A sign outside the Canada Revenue Agency is seen Monday May 10, 2021 in Ottawa. The federal taxpayers' ombudsperson is recommending better unconscious bias training for employees of the Canada Revenue Agency's charities directorate. THE CANADIAN PRESS/Adrian Wyld

OTTAWA — The federal taxpayers' ombudsperson is recommending better unconscious bias training for employees of the Canada Revenue Agency's charities directorate.

In a report Monday on the fairness of the audit process for registered charities, François Boileau said the training should be mandatory for all employees involved in the audit process, including decision-makers.

However, Boileau said that due to obstacles in accessing relevant information, he could not examine the issues "deeply enough" to assess the existence of bias in how the revenue agency applies its processes. 

Following her participation in a national summit in 2021 on Islamophobia, Revenue Minister Diane Lebouthillier asked Boileau to conduct a systemic review of the concerns of Muslim-led charities about their treatment by the revenue agency.

Lebouthillier asked the watchdog to pay particular attention to concerns about the selection of files for audit purposes by the Review and Analysis Division of the revenue agency's charities directorate.

A 2021 report by the Ottawa-based International Civil Liberties Monitoring Group said the division works with national security agencies to carry out these audits, with little accountability or independent review.

Boileau's report said it is clear that additional powers would have provided his office with more access to the information it needed to conduct a comprehensive examination in this case. 

For example, he said, the office could have been given additional powers under the Inquiries Act.

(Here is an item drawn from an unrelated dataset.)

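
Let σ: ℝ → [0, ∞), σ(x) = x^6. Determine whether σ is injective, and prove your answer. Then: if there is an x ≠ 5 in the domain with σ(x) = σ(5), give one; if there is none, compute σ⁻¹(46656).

σ(5) = 15625 = (−5)^6 = σ(−5) (since 6 is even), with 5 ≠ −5. So σ is not injective.
For the follow-up, such an x exists: taking x = −5 ∈ ℝ gives σ(−5) = 15625 = σ(5) with −5 ≠ 5.

-5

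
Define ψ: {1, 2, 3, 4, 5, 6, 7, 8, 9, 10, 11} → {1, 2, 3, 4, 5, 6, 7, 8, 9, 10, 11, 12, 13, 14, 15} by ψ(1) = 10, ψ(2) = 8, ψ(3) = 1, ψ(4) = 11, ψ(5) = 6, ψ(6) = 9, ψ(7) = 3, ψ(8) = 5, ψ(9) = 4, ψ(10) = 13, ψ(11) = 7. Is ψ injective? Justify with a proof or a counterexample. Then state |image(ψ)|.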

"While these powers may not have eliminated all of the constraints in this particular examination because of some of the limitations related to national security information, I am confident that there are solutions that will allow us to conduct future examinations more comprehensively," the report says.

The National Security and Intelligence Review Agency, which has access to sensitive and classified information, recently informed the revenue agency it would conduct a review of the Review and Analysis Division.

It will focus on the program's national security activities and decision-making relating to registered charities, to assess their reasonableness, necessity and compliance with the law.

Boileau said in an interview Monday that he has contacted the review agency to offer assistance. "We will be more than happy to collaborate."

In a statement, the civil liberties monitoring group said that nearly two years after the important issue of systemic bias in the revenue agency's counterterrorism activities was initially raised, Canadians still do not have answers, accountability or significant reforms.

Tim McSorley, the group's national co-ordinator, called for the government to place a moratorium on the Review and Analysis Division's operations until the intelligence review agency completes its examination and changes are made.

The National Council of Canadian Muslims also called for a moratorium, saying it remains unclear if the intelligence review agency will encounter the same barriers to access faced by the taxpayers' ombudsperson.

Lebouthillier said Monday that the revenue agency must enhance unconscious bias training for its officers and will work to implement more tailored training for auditors in the charities directorate.